Film français de Alain Raoust

Avec Caroline Ducey, Roger Souza


Sélection officielle Festival de Locarno 2002


Par Clémentine Gallot
 
Sortie le 04-09-2002

Durée: 1h40

 

 

La cage, premier long métrage d’Alain Raoust, est ce qu’on appelle un film " filles perdues, cheveux gras ".

Contrairement au titre éponyme du film de Claude Duty, qui sort dans quelques semaines, celui-ci n’a rien d’une comédie. Anne, 25 ans (interprétée par Caroline Ducey, aperçue dans les films de Doillon ou Breillat), est enfin libre, après sept ans de prison et un an de liberté conditionnelle pour homicide. La " cage " dont il est question est, en fait, une métaphore du passé, dont Anne doit s’affranchir pour réussir son insertion dans la société, et commencer une nouvelle vie.

Il s’agit d’un film marginal, mais pas forcement original : on a, en effet, pas grand chose à se mettre sous la dent. Et la guitare mélancolique de Pascal Humbert ne fait malheureusement pas passer le temps. Pour donner un exemple, c’est le genre de film (s’il en est) où l’on regarde l’héroïne, étendue sur un lit, allumer et éteindre la lumière de sa lampe de chevet.

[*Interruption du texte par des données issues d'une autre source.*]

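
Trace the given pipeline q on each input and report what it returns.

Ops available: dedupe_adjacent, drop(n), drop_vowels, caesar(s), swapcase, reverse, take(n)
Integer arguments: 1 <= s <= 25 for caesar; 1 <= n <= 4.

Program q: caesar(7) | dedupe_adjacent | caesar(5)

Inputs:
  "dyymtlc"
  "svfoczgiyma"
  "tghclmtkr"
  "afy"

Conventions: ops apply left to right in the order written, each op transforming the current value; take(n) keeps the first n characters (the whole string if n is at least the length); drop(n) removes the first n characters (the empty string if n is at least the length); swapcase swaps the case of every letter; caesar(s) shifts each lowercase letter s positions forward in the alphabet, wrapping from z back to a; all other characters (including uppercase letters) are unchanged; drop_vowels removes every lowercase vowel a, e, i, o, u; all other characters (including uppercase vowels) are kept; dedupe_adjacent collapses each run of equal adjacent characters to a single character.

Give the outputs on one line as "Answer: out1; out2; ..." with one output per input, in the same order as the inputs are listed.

"pkyfxo"; "ehraolsukym"; "fstoxyfwd"; "mrk"

Execution, op by op:
  "dyymtlc" -> "kfftasj" -> "kftasj" -> "pkyfxo"
  "svfoczgiyma" -> "zcmvjgnpfth" -> "zcmvjgnpfth" -> "ehraolsukym"
  "tghclmtkr" -> "anojstary" -> "anojstary" -> "fstoxyfwd"
  "afy" -> "hmf" -> "hmf" -> "mrk"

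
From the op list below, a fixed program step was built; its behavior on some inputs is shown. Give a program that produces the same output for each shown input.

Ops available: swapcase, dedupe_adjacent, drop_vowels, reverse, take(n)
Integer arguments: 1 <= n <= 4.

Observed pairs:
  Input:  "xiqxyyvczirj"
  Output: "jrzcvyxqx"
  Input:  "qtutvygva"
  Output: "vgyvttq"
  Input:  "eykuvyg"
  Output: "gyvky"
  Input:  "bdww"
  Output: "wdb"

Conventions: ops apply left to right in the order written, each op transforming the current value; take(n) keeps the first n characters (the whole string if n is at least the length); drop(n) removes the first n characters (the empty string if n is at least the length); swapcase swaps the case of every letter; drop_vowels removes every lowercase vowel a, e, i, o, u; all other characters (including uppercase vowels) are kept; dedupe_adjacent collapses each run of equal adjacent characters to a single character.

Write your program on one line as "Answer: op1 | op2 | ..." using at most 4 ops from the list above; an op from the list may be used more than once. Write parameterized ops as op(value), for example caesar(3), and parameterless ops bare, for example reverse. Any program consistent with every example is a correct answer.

reverse | dedupe_adjacent | drop_vowels

Check, running the answer program on each example:
  "xiqxyyvczirj" -> "jrizcvyyxqix" -> "jrizcvyxqix" -> "jrzcvyxqx"
  "qtutvygva" -> "avgyvtutq" -> "avgyvtutq" -> "vgyvttq"
  "eykuvyg" -> "gyvukye" -> "gyvukye" -> "gyvky"
  "bdww" -> "wwdb" -> "wdb" -> "wdb"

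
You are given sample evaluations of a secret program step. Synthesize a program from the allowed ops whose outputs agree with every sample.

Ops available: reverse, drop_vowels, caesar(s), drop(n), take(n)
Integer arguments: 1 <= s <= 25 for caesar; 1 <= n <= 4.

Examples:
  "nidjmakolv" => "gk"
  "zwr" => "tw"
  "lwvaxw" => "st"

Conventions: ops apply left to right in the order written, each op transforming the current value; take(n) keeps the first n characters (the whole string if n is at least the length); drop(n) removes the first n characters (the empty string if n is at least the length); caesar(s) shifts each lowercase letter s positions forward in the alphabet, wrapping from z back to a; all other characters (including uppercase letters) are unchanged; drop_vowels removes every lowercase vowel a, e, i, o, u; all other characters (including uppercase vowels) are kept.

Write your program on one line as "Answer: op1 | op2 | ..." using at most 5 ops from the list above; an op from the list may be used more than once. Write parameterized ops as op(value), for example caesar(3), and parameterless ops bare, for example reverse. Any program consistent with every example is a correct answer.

drop_vowels | caesar(23) | take(3) | reverse | drop_vowels

Check, running the answer program on each example:
  "nidjmakolv" -> "ndjmklv" -> "kagjhis" -> "kag" -> "gak" -> "gk"
  "zwr" -> "zwr" -> "wto" -> "wto" -> "otw" -> "tw"
  "lwvaxw" -> "lwvxw" -> "itsut" -> "its" -> "sti" -> "st"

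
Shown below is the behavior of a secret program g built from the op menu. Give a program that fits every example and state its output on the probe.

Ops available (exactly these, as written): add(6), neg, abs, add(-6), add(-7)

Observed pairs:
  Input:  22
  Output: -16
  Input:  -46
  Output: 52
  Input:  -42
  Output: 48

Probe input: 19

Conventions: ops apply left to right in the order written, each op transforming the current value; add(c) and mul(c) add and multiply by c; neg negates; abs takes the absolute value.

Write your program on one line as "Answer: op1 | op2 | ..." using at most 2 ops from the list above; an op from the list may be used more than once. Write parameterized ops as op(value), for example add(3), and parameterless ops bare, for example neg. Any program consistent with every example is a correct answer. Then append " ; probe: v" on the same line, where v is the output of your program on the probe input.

add(-6) | neg ; probe: -13

Check, running the answer program on each example:
  22 -> 16 -> -16
  -46 -> -52 -> 52
  -42 -> -48 -> 48
  probe: 19 -> 13 -> -13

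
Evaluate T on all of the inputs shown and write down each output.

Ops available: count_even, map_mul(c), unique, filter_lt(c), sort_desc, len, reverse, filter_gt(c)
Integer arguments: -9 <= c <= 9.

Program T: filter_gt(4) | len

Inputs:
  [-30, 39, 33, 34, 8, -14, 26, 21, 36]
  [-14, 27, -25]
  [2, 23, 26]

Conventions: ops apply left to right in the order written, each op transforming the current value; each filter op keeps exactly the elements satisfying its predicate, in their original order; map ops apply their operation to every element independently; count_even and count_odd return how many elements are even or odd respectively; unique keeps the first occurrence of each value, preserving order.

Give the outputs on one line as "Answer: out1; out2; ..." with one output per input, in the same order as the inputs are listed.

Execution, op by op:
  [-30, 39, 33, 34, 8, -14, 26, 21, 36] -> [39, 33, 34, 8, 26, 21, 36] -> 7
  [-14, 27, -25] -> [27] -> 1
  [2, 23, 26] -> [23, 26] -> 2

7; 1; 2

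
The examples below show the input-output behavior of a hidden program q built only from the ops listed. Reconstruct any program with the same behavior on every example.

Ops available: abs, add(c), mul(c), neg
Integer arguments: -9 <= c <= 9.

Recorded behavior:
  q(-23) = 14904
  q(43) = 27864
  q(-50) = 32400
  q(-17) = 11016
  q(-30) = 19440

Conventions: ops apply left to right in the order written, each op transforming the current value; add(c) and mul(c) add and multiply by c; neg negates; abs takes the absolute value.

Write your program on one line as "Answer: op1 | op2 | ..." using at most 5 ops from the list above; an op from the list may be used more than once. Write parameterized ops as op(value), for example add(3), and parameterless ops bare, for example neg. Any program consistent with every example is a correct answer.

abs | mul(-9) | mul(8) | mul(-9)

Check, running the answer program on each example:
  -23 -> 23 -> -207 -> -1656 -> 14904
  43 -> 43 -> -387 -> -3096 -> 27864
  -50 -> 50 -> -450 -> -3600 -> 32400
  -17 -> 17 -> -153 -> -1224 -> 11016
  -30 -> 30 -> -270 -> -2160 -> 19440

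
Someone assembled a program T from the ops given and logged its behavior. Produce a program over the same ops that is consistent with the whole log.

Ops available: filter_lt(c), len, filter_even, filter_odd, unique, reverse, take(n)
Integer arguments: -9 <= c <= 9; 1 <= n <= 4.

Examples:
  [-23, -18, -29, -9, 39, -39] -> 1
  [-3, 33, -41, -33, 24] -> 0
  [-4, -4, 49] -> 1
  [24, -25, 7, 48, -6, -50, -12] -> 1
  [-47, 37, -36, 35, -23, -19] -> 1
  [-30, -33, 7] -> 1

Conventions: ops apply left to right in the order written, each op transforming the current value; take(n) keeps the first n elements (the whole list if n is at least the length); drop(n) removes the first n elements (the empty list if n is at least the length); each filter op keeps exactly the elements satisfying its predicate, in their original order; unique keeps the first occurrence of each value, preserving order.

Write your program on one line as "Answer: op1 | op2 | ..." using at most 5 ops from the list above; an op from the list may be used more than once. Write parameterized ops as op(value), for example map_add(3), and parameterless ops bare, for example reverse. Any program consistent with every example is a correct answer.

unique | take(3) | filter_even | len

Check, running the answer program on each example:
  [-23, -18, -29, -9, 39, -39] -> [-23, -18, -29, -9, 39, -39] -> [-23, -18, -29] -> [-18] -> 1
  [-3, 33, -41, -33, 24] -> [-3, 33, -41, -33, 24] -> [-3, 33, -41] -> [] -> 0
  [-4, -4, 49] -> [-4, 49] -> [-4, 49] -> [-4] -> 1
  [24, -25, 7, 48, -6, -50, -12] -> [24, -25, 7, 48, -6, -50, -12] -> [24, -25, 7] -> [24] -> 1
  [-47, 37, -36, 35, -23, -19] -> [-47, 37, -36, 35, -23, -19] -> [-47, 37, -36] -> [-36] -> 1
  [-30, -33, 7] -> [-30, -33, 7] -> [-30, -33, 7] -> [-30] -> 1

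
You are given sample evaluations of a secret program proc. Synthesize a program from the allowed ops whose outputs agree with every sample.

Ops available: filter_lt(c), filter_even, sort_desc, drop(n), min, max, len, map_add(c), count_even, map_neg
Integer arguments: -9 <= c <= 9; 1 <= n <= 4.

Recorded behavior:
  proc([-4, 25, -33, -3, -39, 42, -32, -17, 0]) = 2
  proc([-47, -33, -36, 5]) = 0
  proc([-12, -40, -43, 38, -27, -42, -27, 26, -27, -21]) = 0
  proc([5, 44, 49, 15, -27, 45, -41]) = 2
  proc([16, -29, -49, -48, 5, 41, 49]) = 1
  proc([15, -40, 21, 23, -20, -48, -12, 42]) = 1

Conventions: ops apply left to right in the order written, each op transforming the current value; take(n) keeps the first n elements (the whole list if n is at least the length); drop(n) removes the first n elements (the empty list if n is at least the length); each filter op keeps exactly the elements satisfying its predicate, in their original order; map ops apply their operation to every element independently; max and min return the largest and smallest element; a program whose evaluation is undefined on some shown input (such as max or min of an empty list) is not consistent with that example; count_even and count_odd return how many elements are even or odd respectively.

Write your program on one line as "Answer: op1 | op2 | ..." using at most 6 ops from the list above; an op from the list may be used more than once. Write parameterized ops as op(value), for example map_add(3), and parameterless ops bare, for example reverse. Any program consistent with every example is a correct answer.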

Tout cela est d’autant plus dommage que le peu d’action n’est ni relayé par une prestation époustouflante des comédiens, ni par la beauté de l’image. Le film dans son ensemble est sobre, voire austère : on ne peut que regretter la minceur d’un scénario qui aurait pu, en revanche, faire l’objet d’un bon court-métrage.